In quelle parole c’era già tutto: il disprezzo del Parlamento, il vilipendio delle istituzioni democratiche, il mito della forza, il culto del comando e della sopraffazione. Il primato di un “Io” spropositato che, narcisisticamente, riserva a sé ogni responsabilità, riducendo i suoi seguaci a nulla più che plebaglia e la generalità dei cittadini a massa informe, anziché popolo.
Sono, in ogni caso, l’espressione di una cultura della politica. Non una occasionale invettiva, non uno sfogo passionale giunto al culmine di una violenta, esasperata conflittualità imposta al Paese. Non qualcosa di contingente. Bensì, per quanto sia tribale e primitiva, si tratta di una cultura politica, cioè di un modo organico, dotato di una sua paradossale coerenza interna, di intendere come “necessaria” la relazione tra violenza e potere.

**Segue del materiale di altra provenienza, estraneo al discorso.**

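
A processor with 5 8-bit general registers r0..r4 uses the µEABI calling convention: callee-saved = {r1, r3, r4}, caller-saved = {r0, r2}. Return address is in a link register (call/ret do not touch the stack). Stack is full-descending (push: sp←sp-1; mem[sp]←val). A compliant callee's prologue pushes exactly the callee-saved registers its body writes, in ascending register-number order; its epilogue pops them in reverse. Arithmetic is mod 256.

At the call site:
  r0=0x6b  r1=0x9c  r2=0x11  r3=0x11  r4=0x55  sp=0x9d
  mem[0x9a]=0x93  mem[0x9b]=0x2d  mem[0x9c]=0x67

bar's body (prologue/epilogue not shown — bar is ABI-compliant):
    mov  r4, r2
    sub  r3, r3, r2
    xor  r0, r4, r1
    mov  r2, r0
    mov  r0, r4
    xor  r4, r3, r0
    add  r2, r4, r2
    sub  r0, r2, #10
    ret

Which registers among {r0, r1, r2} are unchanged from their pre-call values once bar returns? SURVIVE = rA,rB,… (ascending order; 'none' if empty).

SURVIVE = r1

prologue: push r3 -> mem[0x9c]=0x11, sp=0x9c
prologue: push r4 -> mem[0x9b]=0x55, sp=0x9b
body[0] mov  r4, r2 -> r4=0x11
body[1] sub  r3, r3, r2 -> r3=0x00
body[2] xor  r0, r4, r1 -> r0=0x8d
body[3] mov  r2, r0 -> r2=0x8d
body[4] mov  r0, r4 -> r0=0x11
body[5] xor  r4, r3, r0 -> r4=0x11
body[6] add  r2, r4, r2 -> r2=0x9e
body[7] sub  r0, r2, #10 -> r0=0x94
epilogue: pop r4=0x55, sp=0x9c
epilogue: pop r3=0x11, sp=0x9d
r0: caller-saved, written=True
r1: callee-saved, written=False
r2: caller-saved, written=True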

Il fascismo non è spuntato dal nulla. Nasce da un seme che nell’humus del primo dopoguerra trova la fertilità necessaria al suo sviluppo. La nuda volontà di potenza, l’ “oltre uomo”, la storia svilita ad eterno,
autoreferenziale ritorno che si avvita su di sé, privata, dunque, di un senso compiuto, di una prospettiva che, in forma di speranza, via via la trascenda, rappresentano i caratteri di una stagione filosofica che ha avuto bisogno del generale smarrimento di un momento storico particolare per mettere le sue radici.

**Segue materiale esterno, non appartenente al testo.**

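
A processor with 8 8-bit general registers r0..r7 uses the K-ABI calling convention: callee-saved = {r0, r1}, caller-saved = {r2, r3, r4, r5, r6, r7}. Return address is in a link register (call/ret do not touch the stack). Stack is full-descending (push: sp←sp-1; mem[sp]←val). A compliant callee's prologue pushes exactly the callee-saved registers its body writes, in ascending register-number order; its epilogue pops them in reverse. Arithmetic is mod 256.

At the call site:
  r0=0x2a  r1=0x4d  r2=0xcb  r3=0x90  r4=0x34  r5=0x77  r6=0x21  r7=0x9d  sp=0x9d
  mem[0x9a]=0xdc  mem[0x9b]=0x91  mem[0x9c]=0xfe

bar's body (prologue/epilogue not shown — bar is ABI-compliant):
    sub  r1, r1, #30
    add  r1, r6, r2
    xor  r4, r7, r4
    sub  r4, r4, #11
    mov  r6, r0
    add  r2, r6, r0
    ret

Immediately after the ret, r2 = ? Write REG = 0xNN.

REG = 0x54

prologue: push r1 -> mem[0x9c]=0x4d, sp=0x9c
body[0] sub  r1, r1, #30 -> r1=0x2f
body[1] add  r1, r6, r2 -> r1=0xec
body[2] xor  r4, r7, r4 -> r4=0xa9
body[3] sub  r4, r4, #11 -> r4=0x9e
body[4] mov  r6, r0 -> r6=0x2a
body[5] add  r2, r6, r0 -> r2=0x54
epilogue: pop r1=0x4d, sp=0x9d
r2 is caller-saved -> body value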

Non a caso, il fascismo ha fatto scuola, in Europa ed oltre. E’ stato la manifestazione di un volontarismo irrazionale, candidato a riproporsi quando il momento storico si impaluda in una contraddizione irrisolvibile, cosicché il colpo di maglio dell’ “uomo forte” sembra, illusoriamente, essere risolutivo. Senonche’, le culture politiche – vale per tutte – durano nel tempo ben più di quanto non immaginiamo e, mutando forma, si ripropongono, ciclicamente quando le condizioni al contorno lo consentono.
Oggi molti tipici caratteri di questa postura sembrano poter rivivere addirittura sul piano delle relazioni internazionali. Ne parlava Giancarlo Infante nel suo articolo pubblicato ieri su “Politica Insieme” (CLICCA QUI) .
Il diritto internazionale è un tutt’uno che non sopporta smagliature che, per quanto circoscritte, ne disfano l’impianto complessivo. Così succede con l’invasione e l’ occupazione “manu militari” del territorio nazionale altrui, come a Gaza ed a Kiev. Con la perdita di ogni attendibile autorevolezza da parte degli organismi internazionali, a cominciare dall’Onu.
Le difficoltà in cui versano gli ordinamenti democratici dei paesi liberi incalzati da autocrazie e democrature, dai cosiddetti regimi democratici e, nel contempo, illiberali. Non si tratta di gridare al lupo del fascismo, ma non rischiamo di infilarci in una stagione della vicenda umana “sorda e grigia”?
Cioè, in un tempo della forza e del comando che ci costringe a camminare nella storia a ritroso, anziché avanzare?